The P7600 Series includes two direct connect 2.92mm coaxial inputs, enabling conversion of an incoming differential signal pair to a single oscilloscope input channel. This enables up to 30 GHz differential measurement capabilities on all 4 DPO/DSA73304D oscilloscope channels. Efficient utilization of oscilloscope channels enables multi-lane serial bus acquisitions and/or simultaneous acquisition of high-speed data alongside other system activity like 100 MHz reference clocks or chip-to-chip bus traffic like I2C. The P7600 Series also includes TriModeTM functionality that provides full support of differential measurements found in high-speed serial signals, along with independent single-ended and direct common mode measurements through the same probe connection.
TriMode probing improves productivity by reducing setup time on standards tests for serial buses like PCI Express, Serial Attached SCSI and Thunderbolt that require both common-mode and differential signaling measurements. With TriMode, only one connection to the DUT is needed.

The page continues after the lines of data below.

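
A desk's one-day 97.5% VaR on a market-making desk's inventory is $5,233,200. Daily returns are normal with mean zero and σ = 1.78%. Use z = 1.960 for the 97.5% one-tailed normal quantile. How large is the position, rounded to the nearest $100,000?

$150,000,000

VaR as a fraction of value: z·σ = 1.960 × 1.78% = 3.4888%.
Position = $5,233,200 / 0.034888 = $150,000,000.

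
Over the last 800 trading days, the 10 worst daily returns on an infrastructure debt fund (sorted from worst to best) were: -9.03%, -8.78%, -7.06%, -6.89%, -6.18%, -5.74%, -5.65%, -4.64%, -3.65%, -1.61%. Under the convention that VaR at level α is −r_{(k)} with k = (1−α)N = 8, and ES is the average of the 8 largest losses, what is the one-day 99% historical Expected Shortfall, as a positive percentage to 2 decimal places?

6.75%

The 8 worst returns sum to -53.97%.
ES = −(-53.97%) / 8 = 6.74625% ≈ 6.75%.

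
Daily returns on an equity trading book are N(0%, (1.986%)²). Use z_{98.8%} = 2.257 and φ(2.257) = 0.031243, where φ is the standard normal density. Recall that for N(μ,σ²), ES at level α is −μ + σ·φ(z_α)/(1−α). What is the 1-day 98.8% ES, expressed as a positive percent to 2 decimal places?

5.17%

Tail multiplier: φ(z)/(1−α) = 0.031243 / 0.012 = 2.604.
ES = 1.986% × 2.604 = 5.172%.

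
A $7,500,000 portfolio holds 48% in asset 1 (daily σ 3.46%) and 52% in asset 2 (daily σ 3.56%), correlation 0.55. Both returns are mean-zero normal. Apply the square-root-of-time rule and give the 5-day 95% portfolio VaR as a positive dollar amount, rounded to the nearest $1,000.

σ_p = √(0.48²·3.46² + 0.52²·3.56² + 2·0.55·0.48·0.52·3.46·3.56) = 3.093%.
σ_{5d} = 3.093% × √5 = 6.916%.
z(95%) = 1.645.
VaR = 1.645 × 6.916% = 11.377%; on $7,500,000 that is $853,275.

$853,000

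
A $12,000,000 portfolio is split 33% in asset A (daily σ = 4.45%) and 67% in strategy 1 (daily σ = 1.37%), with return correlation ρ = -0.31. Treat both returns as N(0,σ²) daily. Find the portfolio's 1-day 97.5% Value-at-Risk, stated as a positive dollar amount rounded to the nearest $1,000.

σ_p² = 0.33²·4.45² + 0.67²·1.37² + 2·-0.31·0.33·0.67·4.45·1.37 = 2.1633 (%²).
σ_p = √2.1633 = 1.471%.
At 97.5%, z = 1.960.
VaR = 1.960 × 1.471% = 2.883%; on $12,000,000 that is $345,960.

$346,000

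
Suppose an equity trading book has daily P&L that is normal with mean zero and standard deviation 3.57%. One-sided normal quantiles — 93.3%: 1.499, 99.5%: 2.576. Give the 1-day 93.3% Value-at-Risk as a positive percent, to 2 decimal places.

VaR = z·σ = 1.499 × 3.57% = 5.351%.

5.35%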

Switching between differential mode [A-B], single-ended mode [A-Gnd, B-Gnd], and common mode [((A+B)/2)-Gnd] is accomplished through a single button press.
To provide a clean frequency response through the probing system, the new P7600 Series TriMode probing system utilizes probe-specific S parameter data. When connected to a DSA/DPO70000D Series Oscilloscope, the probe transfers this data to the instrument to create a specific DSP band pass filter. Probe specific filters are critical as bandwidth increases, because at 30GHz even small variations in the signal path can lead to significant variations in frequency response.